Johnson & Johnson (+1,3%), le géant pharmaceutique et médical américain, a annoncé les nouveaux résultats de la plus grande étude à ce jour sur la durabilité des vaccins COVID-19 aux États-Unis, montrant qu'une seule dose de son vaccin avait entraîné une protection durable jusqu'à six mois contre les infections au Covid-19, les hospitalisations et les admissions en unité de soins intensifs. L'étude a été parrainée par Janssen Pharmaceutical Companies (Johnson & Johnson) et menée en partenariat avec le Department of Science-Aetion, Inc, et la Division of Pharmacoepidemiology, Department of Medicine du Brigham & Women's Hospital et de la Harvard Medical School.

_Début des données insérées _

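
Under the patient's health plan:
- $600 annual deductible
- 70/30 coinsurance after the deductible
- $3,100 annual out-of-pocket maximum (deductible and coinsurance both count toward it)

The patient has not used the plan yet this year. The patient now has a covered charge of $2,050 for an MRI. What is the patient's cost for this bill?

The full $600 deductible is still open; $600 of this bill applies to it.
The remaining $1,450 (= $2,050 − $600) moves to coinsurance.
Coinsurance: $1,450 × 30% = $435.
Patient responsibility before any cap: $600 + $435 = $1,035.
Cumulative spending $0 + $1,035 = $1,035 stays under the $3,100 maximum.

$1,035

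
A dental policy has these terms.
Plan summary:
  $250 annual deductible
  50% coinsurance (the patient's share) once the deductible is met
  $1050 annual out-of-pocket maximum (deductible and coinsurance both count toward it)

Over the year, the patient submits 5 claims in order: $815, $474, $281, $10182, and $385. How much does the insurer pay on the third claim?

Claim 1 ($815): deductible takes $250, $565 remains; coinsurance $565 × 50% = $282.50. Patient owes $532.50 (running OOP $532.50). Insurer: $815 − $532.50 = $282.50.
Claim 2 ($474): 50% coinsurance on $474 = $237. Cost to patient: $237. OOP to date $769.50. Insurer: $474 − $237 = $237.
Claim 3 ($281): deductible already satisfied, so patient's share is 50% × $281 = $140.50. Patient pays $140.50; OOP now $910. Plan pays $281 − $140.50 = $140.50.

$140.50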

La nouvelle étude publiée sur medRxiv a examiné de manière approfondie les profils de durabilité des trois vaccins autorisés ou approuvés aux États-Unis en utilisant la même méthodologie pour trois résultats : les infections au Covid-19, les hospitalisations et les admissions en soins intensifs.

L'étude a montré que l'efficacité du vaccin Johnson & Johnson contre les infections et les hospitalisations restait durable. Les vaccins à ARNm (deux doses) ont montré une efficacité décroissante pour les hospitalisations et les infections, note J&J. Les trois vaccins n'ont montré aucune preuve de diminution de la protection contre les admissions en soins intensifs liées au Covid-19 à aucun moment, montrant une forte protection durable contre une maladie extrêmement grave.

Pfizer a gagné tout de même 1,6% ce jour, alors que BioNTech a rendu 1,3% et que Moderna a cédé 1%.

Walmart (+0,9%). Pékin reproche à Walmart d'avoir enfreint les lois chinoises sur la cybersécurité, rapportent des médias locaux cités par Reuters, alors que l'Américain, géant de la distribution, est par ailleurs la cible de critiques pour avoir interrompu la vente de produits fabriqués au Xinjiang.

New York Times (-10,7%) a annoncé l'acquisition du site d'information sportive The Athletic pour 550 millions de dollars.